Air Link Posts Profit Growth Despite Revenue Decline
Karachi, September 29, 2025 —
Air Link Communication Limited (PSX: AIRLINK) has reported a resilient financial performance for FY25, with profitability improving despite a double-digit decline in revenue.
According to the company’s consolidated results for the year ended June 30, 2025, revenue fell by 19.55% to Rs104.38 billion, compared to Rs129.74 billion in FY24. The decline was mainly attributed to softer sales volumes.
However, Air Link managed to offset the top-line pressure through stringent cost controls. The cost of revenue dropped 22.25% to Rs93.36 billion, which helped expand the gross profit margin to 10.55% from 7.45% last year. As a result, gross profit rose 13.94% to Rs11.01 billion.
Operational Performance
Administrative expenses increased by 28.97% to Rs1.10 billion, while selling and distribution costs rose 15.51% to Rs368 million. Finance costs also surged 32.62% to Rs3.94 billion, reflecting a higher interest rate environment.

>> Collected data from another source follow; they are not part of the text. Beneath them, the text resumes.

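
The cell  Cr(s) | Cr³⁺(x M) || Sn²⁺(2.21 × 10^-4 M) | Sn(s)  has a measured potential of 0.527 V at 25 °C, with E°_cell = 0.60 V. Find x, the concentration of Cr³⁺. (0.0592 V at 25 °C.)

From the Nernst equation, log Q = n(E° − E)/0.0592 = 6(0.60 − 0.527)/0.0592 = 7.399, so Q = 2.5 × 10^7.
With Q = [Cr³⁺]^2/[Sn²⁺]^3 and the known concentrations, [Cr³⁺]^2 in the numerator gives [Cr³⁺] = 0.016 M.

0.016 M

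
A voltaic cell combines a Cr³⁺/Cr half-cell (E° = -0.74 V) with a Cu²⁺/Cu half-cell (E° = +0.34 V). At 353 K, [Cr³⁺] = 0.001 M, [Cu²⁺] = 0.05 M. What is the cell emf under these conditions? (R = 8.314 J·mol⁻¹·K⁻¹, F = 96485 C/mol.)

The Cu²⁺/Cu couple has the higher reduction potential and acts as the cathode, so E°_cell = +0.34 − (-0.74) = 1.08 V.
Balancing electrons gives n = 6; the reaction quotient is Q = [Cr³⁺]^2/[Cu²⁺]^3 = 0.00800.
E = E° − (RT/nF) ln Q = 1.08 − (8.314×353)/(6×96485) × (-4.828) = 1.080 + 0.024 = 1.104 V.

1.10 V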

Despite these pressures, Air Link recorded an operating profit of Rs9.54 billion, up 12.37% year-on-year, supported by a 56.91% rise in other income to Rs883 million.
Bottom Line and EPS
The company’s profit before tax increased by 10.77% to Rs6.20 billion, while net profit stood at Rs4.75 billion, marking a 2.65% growth from FY24. Accordingly, the earnings per share (EPS) improved to Rs12.01 from Rs11.70 last year.
The net profit margin widened to 4.55% in FY25, compared to 3.56% in FY24, underscoring the company’s improved operational efficiency.

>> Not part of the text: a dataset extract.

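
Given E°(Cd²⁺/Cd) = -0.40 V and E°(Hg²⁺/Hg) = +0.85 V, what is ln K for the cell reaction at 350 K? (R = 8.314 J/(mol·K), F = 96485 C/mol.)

E°_cell = +0.85 − (-0.40) = 1.25 V, with n = 2 electrons transferred.
At equilibrium E = 0, so the Nernst equation gives ln K = nFE°/RT = (2)(96485)(1.25)/((8.314)(350)) = 82.89.

ln K = 82.9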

Key Financial Highlights (FY25 vs FY24)
- Revenue: Rs104.38bn ▼19.55%
- Gross Profit: Rs11.01bn ▲13.94%
- Operating Profit: Rs9.54bn ▲12.37%
- Profit for the Year: Rs4.75bn ▲2.65%
- EPS: Rs12.01 vs Rs11.70
Air Link’s FY25 performance highlights its ability to strengthen profitability through cost efficiency and margin expansion, even in a challenging revenue environment.